How does a successful Machine Learning project start?
Any successful Machine Learning project starts with the determination of accurate business goals. The more information is accumulated on this stage and the more right questions are asked and answered, the more chances to reach the goal defined by the client.
After all, software development starts with effective business analysis, not with datasets or algorithms. And our most recent case of AI in healthcare proves that. Before launching a project with Belgian company MicroTechnix we conducted multiple interviews with the client to understand this non-trivial request in detail.
The global task of the project was to create the software that could automate the process of bacteria detection reducing the number of errors made. The development of ML algorithms for bacteria detection and categorization would eventually lead to the exclusion of a human being out of the process of decision making in laboratories where the cost of the mistake is rather too high to ignore that fact. After all, one indisputable advantage of ML utilization for such complex tasks as bacteria detection is that with ML it is possible to be sure that the same mistake will not be made twice.
Another business goal was to exclude false positive and false negative results the verification of which is very time-consuming giving the client time to work on more creative and serious tasks.
A more precise task was to make the program recognize the specific stamps of bacteria in Petri dishes on the basis of the provided dataset. To make it happen Softengi team was supposed to label the existing datasets and train the model accordingly. Did we reach the results that the customer wanted us to reach? Let’s find out.
Among numerous factors that influence the effectiveness of the new algorithm, an exhaustive dataset is probably the most important. Labeling objects was an exhausting and time-consuming task because it required all the attention of the junior data scientists. Many bacteria on the photos looked very similar or almost the same for junior data scientists who were working on this task. Sometimes it was difficult to differentiate between a bacteria and a little piece of dust.
We have managed to label as many as 7000 objects on the photos to feed the neural network with the dataset that would suffice for the detailed categorization. The labeling was conducted on the basis of several key criteria: the size of the bacteria, the color of the bacteria, and its location on the photo.

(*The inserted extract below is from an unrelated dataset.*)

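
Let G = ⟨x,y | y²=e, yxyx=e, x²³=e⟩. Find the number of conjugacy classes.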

Using the labeled data we’ve managed to build a model that would then classify bacteria automatically. We used the Faster RCNN with Resnet101 neural networks which proved to be one of the most effective in this domain.
To make the model work we chose TensorFlow, Open CV, and Keras as these are the most robust and effective tools for image recognition. Image recognition is just one of the multiple advantages of Machine Learning which we used extensively to reach our goal. AI in healthcare promises a lot of benefits, and AI-powered medical equipment is just one of them.
Achieving Business Goals. Did We Manage?
When analyzing photos with bacteria we created 3 classes: false, true and unknown results. The idea of categorization turned out to be very efficient in terms of time because we’ve managed to identify unknown results accurately, and that was the only category that required further research. And that was only 5% of photos on which margins and bacteria merged or there was a piece of dust on the photo.
As a result, for this project, we’ve managed to achieve 99% level of accuracy with bacteria identification and the capability of differentiating between 3 distinct classes.
From Supervised To Unsupervised Machine Learning
In the end, the team decided that the best outcome for the client would be to have a fully-functional unsupervised Machine Learning so that the model could be applicable to all sorts of bacteria and would exclude long-term data labeling.
The customer received a source code with the ready to use the convolutional neural network in the form of the model which he can retrain with the new data.
Unsupervised machine learning looks like magic for those who don’t know how it works. With the help of unsupervised machine learning, it is possible to find the patterns in the dataset without any reference to known or labeled outcomes. This type of machine learning can be an excellent tool for determining the underlying structure of the data.